Como no puede experimentar lo que experimenta el atleta, rara vez el aficionado es un buen perdedor. El énfasis en ganar es, por tanto, más un problema para el espectador que para el deportista. Y el aficionado, al perder y llenarse de emociones que no tienen vías saludables de salida, es probable que la tome con su vecino, con el objeto inanimado más próximo, con el árbitro, con el estadio o con el juego en sí.
Es más fácil desalcoholizar a un borracho, desenganchar a un yonqui, o ver a un fumador de tres paquete diarios superando el mono, que vivir con un aficionado durante una racha larga de mala suerte.
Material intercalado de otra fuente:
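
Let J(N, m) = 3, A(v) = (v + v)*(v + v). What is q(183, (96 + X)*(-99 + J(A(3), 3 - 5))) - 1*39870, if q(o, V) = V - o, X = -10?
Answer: -48309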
Y si un espectador pasara todas las pruebas físicas, mentales y emocionales, todavía se enfrentaría a otro reto supremo para su integridad. Forma parte del público, parte de la muchedumbre. Es uno de esos que el entrenador de Los Juegos llamaba «nulidades, patanes que atestan las gradas con la panza llena». Y, cuando alguien forma parte de una muchedumbre, se diluyen sus valores individuales de conducta y moralidad. Actúa en concierto con sus compañeros y desciende dos peldaños en la escala evolutiva. Se desliza tronco abajo por el árbol de la evolución.
Desde el momento en que te conviertes espectador, todo empieza a ir cuesta abajo. Es una vida que termina antes de que se acallen los gritos de ánimo.